Cautious moves into crypto
According to industry insiders, several companies are eager to participate in setting up crypto asset exchanges but remain cautious, given that the field is still entirely new to Vietnam’s financial market.
As of early October, nine companies specializing in crypto assets had been registered, including SSI Digital JSC (SSID) and three firms indirectly linked to Techcombank, VPBank, and HDBank, said a representative of Viet Dragon Securities (VDSC).
Meanwhile, Military Bank (MB) has signaled its intention to enter the market by signing a memorandum of understanding (MoU) with South Korea’s Dunamu—the operator of Upbit Exchange—to receive technology transfer and support in establishing a crypto trading platform.
Associate Professor Dr. Nguyen Huu Huan, a member of the advisory team for establishing the International Financial Center in HCMC, noted that the licensing conditions are highly stringent. For instance, a crypto asset exchange must have a minimum charter capital of VND10 trillion (approx. US$400 million), and crypto assets can only be offered and issued to foreign investors.
“With such requirements, enterprises need thorough preparation before submitting applications. It is likely that Vietnam will not have its first licensed crypto exchange until after 2026,” he projected.
According to Mr.
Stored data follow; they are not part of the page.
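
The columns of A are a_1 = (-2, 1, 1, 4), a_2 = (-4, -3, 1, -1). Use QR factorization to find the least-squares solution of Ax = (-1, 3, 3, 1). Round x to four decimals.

x = (0.5593, -0.1525)

e_1 = a_1/‖a_1‖ = (-2, 1, 1, 4)/4.6904 = (-0.4264, 0.2132, 0.2132, 0.8528).
r_{12} = e_1·a_2 = 0.4264.
u_2 = a_2 − 0.4264·e_1 = (-3.8182, -3.0909, 0.9091, -1.3636).
‖u_2‖ = 5.1786, so e_2 = (-0.7373, -0.5969, 0.1755, -0.2633).
Qᵀb = (2.5584, -0.7900).
Back-substitute: x_2 = -0.7900/5.1786 = -0.1525.
x_1 = (2.5584 − 0.4264·(-0.1525))/4.6904 = 0.5593.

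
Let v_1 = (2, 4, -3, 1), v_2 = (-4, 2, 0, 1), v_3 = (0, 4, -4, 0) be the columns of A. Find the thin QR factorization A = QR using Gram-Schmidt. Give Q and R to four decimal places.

v_1 = (2, 4, -3, 1); ‖v_1‖ = 5.4772, so q_1 = (0.3651, 0.7303, -0.5477, 0.1826).
q_1·v_2 = 0.3651·(-4) + 0.7303·2 + (-0.5477)·0 + 0.1826·1 = 0.1826.
u_2 = v_2 − 0.1826·q_1 = (-4.0667, 1.8667, 0.1000, 0.9667).
‖u_2‖ = 4.5789, so q_2 = (-0.8881, 0.4077, 0.0218, 0.2111).
q_1·v_3 = 0.3651·0 + 0.7303·4 + (-0.5477)·(-4) + 0.1826·0 = 5.1121; q_2·v_3 = (-0.8881)·0 + 0.4077·4 + 0.0218·(-4) + 0.2111·0 = 1.5433.
u_3 = v_3 − 5.1121·q_1 − 1.5433·q_2 = (-0.4960, -0.3625, -1.2337, -1.2591).
‖u_3‖ = 1.8668, so q_3 = (-0.2657, -0.1942, -0.6609, -0.6745).

Q = [[0.3651, -0.8881, -0.2657], [0.7303, 0.4077, -0.1942], [-0.5477, 0.0218, -0.6609], [0.1826, 0.2111, -0.6745]], R = [[5.4772, 0.1826, 5.1121], [0.0000, 4.5789, 1.5433], [0.0000, 0.0000, 1.8668]]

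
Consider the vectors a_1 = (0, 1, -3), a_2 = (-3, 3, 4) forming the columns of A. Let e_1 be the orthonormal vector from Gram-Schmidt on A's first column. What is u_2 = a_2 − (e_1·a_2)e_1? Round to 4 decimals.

a_1 = (0, 1, -3); ‖a_1‖ = 3.1623, so e_1 = (0.0000, 0.3162, -0.9487).
e_1·a_2 = 0.0000·(-3) + 0.3162·3 + (-0.9487)·4 = -2.8460.
u_2 = a_2 + 2.8460·e_1 = (-3.0000, 3.9000, 1.3000).

u_2 = (-3.0000, 3.9000, 1.3000)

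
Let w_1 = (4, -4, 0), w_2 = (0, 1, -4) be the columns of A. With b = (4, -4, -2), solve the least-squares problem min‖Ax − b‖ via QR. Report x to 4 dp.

q_1 = w_1/‖w_1‖ = (4, -4, 0)/5.6569 = (0.7071, -0.7071, 0.0000).
r_{12} = q_1·w_2 = -0.7071.
u_2 = w_2 + 0.7071·q_1 = (0.5000, 0.5000, -4.0000).
‖u_2‖ = 4.0620, so q_2 = (0.1231, 0.1231, -0.9847).
Qᵀb = (5.6569, 1.9695).
Back-substitute: x_2 = 1.9695/4.0620 = 0.4848.
x_1 = (5.6569 + 0.7071·0.4848)/5.6569 = 1.0606.

x = (1.0606, 0.4848)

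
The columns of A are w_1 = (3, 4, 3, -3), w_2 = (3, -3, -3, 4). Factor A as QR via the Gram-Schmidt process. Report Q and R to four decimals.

w_1 = (3, 4, 3, -3); ‖w_1‖ = 6.5574, so q_1 = (0.4575, 0.6100, 0.4575, -0.4575).
q_1·w_2 = 0.4575·3 + 0.6100·(-3) + 0.4575·(-3) + (-0.4575)·4 = -3.6600.
u_2 = w_2 + 3.6600·q_1 = (4.6744, -0.7674, -1.3256, 2.3256).
‖u_2‖ = 5.4410, so q_2 = (0.8591, -0.1410, -0.2436, 0.4274).

Q = [[0.4575, 0.8591], [0.6100, -0.1410], [0.4575, -0.2436], [-0.4575, 0.4274]], R = [[6.5574, -3.6600], [0.0000, 5.4410]]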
Le Bao Nguyen, Deputy General Director of SSID, the company has completed its technological infrastructure, staffing, and governance model, ready to participate in the digital asset market.
“We don’t just aim to operate a trading platform, but to build a comprehensive digital asset ecosystem—from core technology and blockchain talent development to international collaboration and support for Web3 startups. Our goal is to help lay the foundation for a transparent and interconnected market between Vietnam and the region,” Mr. Le Bao Nguyen said.
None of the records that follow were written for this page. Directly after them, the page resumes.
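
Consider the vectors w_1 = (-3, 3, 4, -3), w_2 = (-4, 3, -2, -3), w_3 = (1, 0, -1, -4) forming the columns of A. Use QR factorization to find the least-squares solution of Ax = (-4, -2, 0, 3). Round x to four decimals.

x = (-0.1461, 0.3913, -1.0657)

w_1 = (-3, 3, 4, -3); ‖w_1‖ = 6.5574, so e_1 = (-0.4575, 0.4575, 0.6100, -0.4575).
e_1·w_2 = (-0.4575)·(-4) + 0.4575·3 + 0.6100·(-2) + (-0.4575)·(-3) = 3.3550.
u_2 = w_2 − 3.3550·e_1 = (-2.4651, 1.4651, -4.0465, -1.4651).
‖u_2‖ = 5.1715, so e_2 = (-0.4767, 0.2833, -0.7825, -0.2833).
e_1·w_3 = (-0.4575)·1 + 0.4575·0 + 0.6100·(-1) + (-0.4575)·(-4) = 0.7625; e_2·w_3 = (-0.4767)·1 + 0.2833·0 + (-0.7825)·(-1) + (-0.2833)·(-4) = 1.4390.
u_3 = w_3 − 0.7625·e_1 − 1.4390·e_2 = (2.0348, -0.7565, -0.3391, -3.2435).
‖u_3‖ = 3.9176, so e_3 = (0.5194, -0.1931, -0.0866, -0.8279).
Qᵀb = (-0.4575, 0.4902, -4.1751).
Back-substitute: x_3 = -4.1751/3.9176 = -1.0657.
x_2 = (0.4902 − 1.4390·(-1.0657))/5.1715 = 0.3913.
x_1 = (-0.4575 − 3.3550·0.3913 − 0.7625·(-1.0657))/6.5574 = -0.1461.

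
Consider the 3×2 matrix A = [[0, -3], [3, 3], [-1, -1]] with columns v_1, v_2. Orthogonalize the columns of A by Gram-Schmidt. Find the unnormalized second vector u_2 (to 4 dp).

u_2 = (-3.0000, 0.0000, 0.0000)

q_1 = v_1/‖v_1‖ = (0, 3, -1)/3.1623 = (0.0000, 0.9487, -0.3162).
r_{12} = q_1·v_2 = 3.1623.
u_2 = v_2 − 3.1623·q_1 = (-3.0000, 0.0000, 0.0000).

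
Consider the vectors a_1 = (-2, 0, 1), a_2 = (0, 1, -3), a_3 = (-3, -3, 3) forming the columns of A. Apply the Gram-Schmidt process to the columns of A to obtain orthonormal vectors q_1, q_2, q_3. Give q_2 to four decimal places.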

He also proposed a more flexible approach during the initial phase, recommending a “controlled sandbox” model that allows enterprises to operate on a small scale under supervision and periodic evaluation. This, he said, would enable regulators to collect real-world data while allowing businesses to refine their models before large-scale licensing.
MB Bank, though partnering with a South Korean firm, is also proceeding cautiously. A bank representative highlighted several risks, including ultra-high trading volumes, constant transaction flows, and the need for specially designed systems capable of handling billions of transactions daily. The bank must also comply with strict anti-money laundering (AML) regulations—from customer identification to transaction monitoring.
Moreover, MB faces resource challenges, as crypto assets remain a relatively unfamiliar domain for both the bank and the broader Vietnamese banking sector. Legal uncertainties also pose risks, as the regulatory framework will continue to evolve throughout the pilot phase, while banks are still developing their understanding of international best practices in digital asset management.
Be cautious to avoid risk
A key provision of Resolution No.05—restricting the sale and issuance of crypto assets to foreign investors—has drawn significant attention. Economists have suggested expanding eligibility to include domestic professional investors.
However, at a recent forum on crypto assets, Mr. To Tran Hoa, Deputy Head of Market Development at the State Securities Commission, emphasized that investor protection and risk control remain top priorities. “The financial literacy of Vietnamese investors is still limited, and there have been numerous crypto-related scams. Funds can be transferred instantly, making recovery or compensation nearly impossible. Therefore, any market opening must be accompanied by effective oversight and enforcement mechanisms,” he stated.
“In the initial stage, Vietnam will limit offerings to foreign investors to attract international capital while allowing time to refine legal frameworks and enhance public awareness. The market’s real appeal lies not in how quickly it opens, but in the quality, liquidity, transparency, and safety of its products and services,” Mr. To Tran Hoa stressed.
Financial expert Nguyen Tri Hieu echoed these concerns, warning that the crypto market could easily become a haven for financial crimes. “Instead of wiring money through banks, one could simply buy Bitcoin or other tokens and transfer them abroad,” he said. He proposed that all crypto transactions be routed through banks, making them mandatory checkpoints to prevent money laundering and ensure transparency in capital flows.
Economists agree that the establishment of one or more licensed crypto exchanges in Vietnam would significantly enhance investor protection and market transparency. Having legally recognized platforms with domestic headquarters and regulatory oversight would allow for more efficient identity verification, fund tracing, and investigations into suspicious activities—advantages foreign-based exchanges cannot offer.
Mr. Tran Huyen Dinh, Chairman of the Fintech Application Committee under the Vietnam Blockchain and Digital Asset Association, noted that international exchanges currently have a competitive edge thanks to their fast transaction speeds, diverse product offerings, and high liquidity.
“To attract investors to Vietnam-based exchanges once licensed, local platforms must match global standards in technology, transparency, and cybersecurity while ensuring a seamless user experience,” Mr. Tran Huyen Dinh advised. “Selecting suitable, liquid products to list will also be crucial to drawing investor participation.”